The Bank of England is expected to cut interest rates to a record low next week, prompting RBS to write to about 1.3m business customers this month warning that they may have to pay the bank to look after their money if the base rate slips below zero.
“Global interest rates remain at very low levels and in some markets are currently negative,” said RBS in one of the letters. “Dependent on future market conditions, this could result in us charging interest on credit balances.”
An RBS spokesman said the bank had no plans to impose such charges, but could take action if the base rate enters negative territory.
The Bank of England is expected to deliver extra stimulus to the economy next week by cutting the base rate from 0.5% to cushion the expected blow from last month’s referendum vote to take Britain out of the EU.

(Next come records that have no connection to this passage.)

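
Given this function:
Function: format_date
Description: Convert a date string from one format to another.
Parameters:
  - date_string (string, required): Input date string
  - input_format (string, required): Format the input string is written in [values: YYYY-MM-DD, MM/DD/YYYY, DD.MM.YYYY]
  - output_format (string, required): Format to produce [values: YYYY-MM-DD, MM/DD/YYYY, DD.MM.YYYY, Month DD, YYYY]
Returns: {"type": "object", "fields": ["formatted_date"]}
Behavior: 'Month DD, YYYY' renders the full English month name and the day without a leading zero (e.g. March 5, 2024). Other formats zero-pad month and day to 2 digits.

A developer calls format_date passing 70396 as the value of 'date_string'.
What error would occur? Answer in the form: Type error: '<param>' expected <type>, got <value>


Spec: 'date_string' is declared as string; 70396 is an integer.
Type error: 'date_string' expected string, got 70396


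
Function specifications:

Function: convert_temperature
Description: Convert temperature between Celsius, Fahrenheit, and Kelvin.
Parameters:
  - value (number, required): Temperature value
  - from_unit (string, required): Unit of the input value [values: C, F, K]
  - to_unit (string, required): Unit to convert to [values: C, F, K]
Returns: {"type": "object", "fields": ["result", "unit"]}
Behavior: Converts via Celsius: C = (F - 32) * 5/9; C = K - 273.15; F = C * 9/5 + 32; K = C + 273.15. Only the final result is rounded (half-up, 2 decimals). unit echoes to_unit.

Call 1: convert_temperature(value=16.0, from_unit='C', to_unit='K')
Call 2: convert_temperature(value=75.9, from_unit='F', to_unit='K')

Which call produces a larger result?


Call 1:
  Input already in C: 16
  To K: 16 + 273.15 = 289.15
  Round to 2 decimals: 289.15
  -> 289.15 K
Call 2:
  To C: (75.9 - 32) * 5/9 = 24.388889
  To K: 24.388889 + 273.15 = 297.538889
  Round to 2 decimals: 297.54
  -> 297.54 K
Call 2 (297.54 K)


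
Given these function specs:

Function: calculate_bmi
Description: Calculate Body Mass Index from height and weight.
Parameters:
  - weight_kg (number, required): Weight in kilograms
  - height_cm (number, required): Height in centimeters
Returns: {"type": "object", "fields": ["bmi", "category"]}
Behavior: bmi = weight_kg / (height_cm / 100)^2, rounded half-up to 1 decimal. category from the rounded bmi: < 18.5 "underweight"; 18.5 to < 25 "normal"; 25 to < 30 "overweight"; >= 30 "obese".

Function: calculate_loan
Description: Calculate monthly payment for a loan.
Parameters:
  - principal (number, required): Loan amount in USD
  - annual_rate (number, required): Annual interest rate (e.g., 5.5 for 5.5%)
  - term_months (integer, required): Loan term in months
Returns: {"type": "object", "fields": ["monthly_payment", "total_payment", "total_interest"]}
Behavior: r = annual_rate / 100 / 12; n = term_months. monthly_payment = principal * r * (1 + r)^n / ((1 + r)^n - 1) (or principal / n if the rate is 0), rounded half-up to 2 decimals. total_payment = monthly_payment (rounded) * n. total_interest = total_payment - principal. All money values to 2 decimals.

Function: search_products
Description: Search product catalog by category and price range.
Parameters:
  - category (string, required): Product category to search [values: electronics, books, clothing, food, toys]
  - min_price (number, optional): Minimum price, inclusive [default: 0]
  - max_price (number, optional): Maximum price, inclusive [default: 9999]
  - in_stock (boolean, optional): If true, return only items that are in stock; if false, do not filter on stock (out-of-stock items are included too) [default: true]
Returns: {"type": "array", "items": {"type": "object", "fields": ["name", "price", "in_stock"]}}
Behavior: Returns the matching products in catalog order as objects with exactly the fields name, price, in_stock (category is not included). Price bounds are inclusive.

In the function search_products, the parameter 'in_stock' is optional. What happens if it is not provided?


The search_products spec declares:
  - in_stock (boolean, optional): If true, return only items that are in stock; if false, do not filter on stock (out-of-stock items are included too) [default: true]
It defaults to true


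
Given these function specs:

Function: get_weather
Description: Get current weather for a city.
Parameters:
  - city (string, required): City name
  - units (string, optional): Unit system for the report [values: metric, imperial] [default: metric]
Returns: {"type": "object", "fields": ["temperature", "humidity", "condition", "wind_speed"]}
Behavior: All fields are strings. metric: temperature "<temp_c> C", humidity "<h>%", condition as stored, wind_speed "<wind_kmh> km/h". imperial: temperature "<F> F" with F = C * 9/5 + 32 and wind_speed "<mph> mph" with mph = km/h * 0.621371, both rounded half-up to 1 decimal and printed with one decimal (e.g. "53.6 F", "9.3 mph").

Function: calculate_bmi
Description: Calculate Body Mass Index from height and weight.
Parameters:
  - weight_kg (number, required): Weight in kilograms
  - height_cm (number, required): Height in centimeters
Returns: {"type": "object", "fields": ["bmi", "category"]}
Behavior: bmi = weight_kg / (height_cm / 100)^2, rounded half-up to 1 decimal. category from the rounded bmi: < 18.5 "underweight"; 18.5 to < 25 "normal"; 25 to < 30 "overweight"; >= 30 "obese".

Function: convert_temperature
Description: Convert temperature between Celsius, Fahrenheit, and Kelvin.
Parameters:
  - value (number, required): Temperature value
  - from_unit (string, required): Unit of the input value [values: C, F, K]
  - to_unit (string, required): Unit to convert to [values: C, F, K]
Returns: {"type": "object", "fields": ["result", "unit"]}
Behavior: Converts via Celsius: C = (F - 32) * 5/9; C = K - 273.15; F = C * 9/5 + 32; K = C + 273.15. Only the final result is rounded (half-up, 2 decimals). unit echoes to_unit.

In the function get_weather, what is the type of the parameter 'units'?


The get_weather spec declares:
  - units (string, optional): Unit system for the report [values: metric, imperial] [default: metric]
Type:
string


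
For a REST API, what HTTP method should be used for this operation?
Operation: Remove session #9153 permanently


GET = read, POST = create, PUT = update/replace, DELETE = remove
This operation is a removal.
DELETE


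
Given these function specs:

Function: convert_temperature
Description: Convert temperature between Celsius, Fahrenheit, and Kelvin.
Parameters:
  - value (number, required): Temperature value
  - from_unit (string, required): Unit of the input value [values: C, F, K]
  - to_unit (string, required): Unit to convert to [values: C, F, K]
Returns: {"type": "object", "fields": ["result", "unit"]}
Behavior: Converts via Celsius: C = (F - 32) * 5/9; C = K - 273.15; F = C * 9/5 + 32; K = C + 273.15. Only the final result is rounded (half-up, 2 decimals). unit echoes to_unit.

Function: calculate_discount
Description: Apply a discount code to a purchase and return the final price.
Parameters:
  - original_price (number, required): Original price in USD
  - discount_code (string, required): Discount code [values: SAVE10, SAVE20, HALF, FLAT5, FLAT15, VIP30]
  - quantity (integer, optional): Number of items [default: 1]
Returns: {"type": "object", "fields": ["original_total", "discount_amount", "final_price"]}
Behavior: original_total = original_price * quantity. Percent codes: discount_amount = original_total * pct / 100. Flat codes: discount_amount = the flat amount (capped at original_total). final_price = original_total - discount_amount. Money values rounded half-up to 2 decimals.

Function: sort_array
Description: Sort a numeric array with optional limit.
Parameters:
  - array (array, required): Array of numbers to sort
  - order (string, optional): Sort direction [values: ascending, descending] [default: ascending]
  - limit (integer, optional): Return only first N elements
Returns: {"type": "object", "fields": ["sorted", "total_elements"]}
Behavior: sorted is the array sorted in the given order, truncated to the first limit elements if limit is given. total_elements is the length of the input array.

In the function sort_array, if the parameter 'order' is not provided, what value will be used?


The sort_array spec declares:
  - order (string, optional): Sort direction [values: ascending, descending] [default: ascending]
Default:
ascending


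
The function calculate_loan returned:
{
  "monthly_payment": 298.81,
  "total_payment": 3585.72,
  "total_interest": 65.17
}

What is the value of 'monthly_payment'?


298.81


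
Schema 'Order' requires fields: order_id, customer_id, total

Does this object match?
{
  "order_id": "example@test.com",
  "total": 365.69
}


Checking required fields...
Missing: customer_id
Invalid - missing required field 'customer_id'


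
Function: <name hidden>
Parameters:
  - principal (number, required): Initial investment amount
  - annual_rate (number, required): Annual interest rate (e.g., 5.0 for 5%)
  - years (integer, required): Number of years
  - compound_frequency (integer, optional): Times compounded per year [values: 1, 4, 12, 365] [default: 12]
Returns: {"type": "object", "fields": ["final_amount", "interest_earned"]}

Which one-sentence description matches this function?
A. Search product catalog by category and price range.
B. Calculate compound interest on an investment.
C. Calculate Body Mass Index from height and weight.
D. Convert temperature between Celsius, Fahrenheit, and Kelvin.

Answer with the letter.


Parameters principal, annual_rate, years, compound_frequency and return ["final_amount", "interest_earned"] fit: Calculate compound interest on an investment.
B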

The central bank surprised markets in July by holding back from making its first rate cut since 2009, but minutes of the Monetary Policy Committee’s meeting showed that most policymakers expected to back an unspecified package of measures to boost the economy in August.
A source at RBS said the bank had written to customers to alter the terms and conditions of their contracts to avoid having to pay borrowers interest if rates turn negative.
Six of the world’s central banks have introduced negative interest rates, most notably the Bank of Japan and the ECB. Most UK-focused banks, including RBS and Lloyds Banking Group, are already facing pressure on margins and could be enticed to deepen cost cuts, as interest rates languish for longer than expected.
“All signals say yes, we will get a rate cut, and that is a negative for revenue margins,” said Gary Greenwood at Shore Capital Group. “I wouldn’t be surprised to see more announcements about general cost cutting in terms of headcount in the future.”
Rebecca Harding, chief economic adviser at the British Bankers’ Association lobby group, has urged the Bank of England not to cut rates, saying there’s little evidence lower rates have led to higher lending.
“Lower rates are unlikely, substantially, to increase lending. The immediate effect on the economy is also likely to be limited, as a result,” said Ms Harding.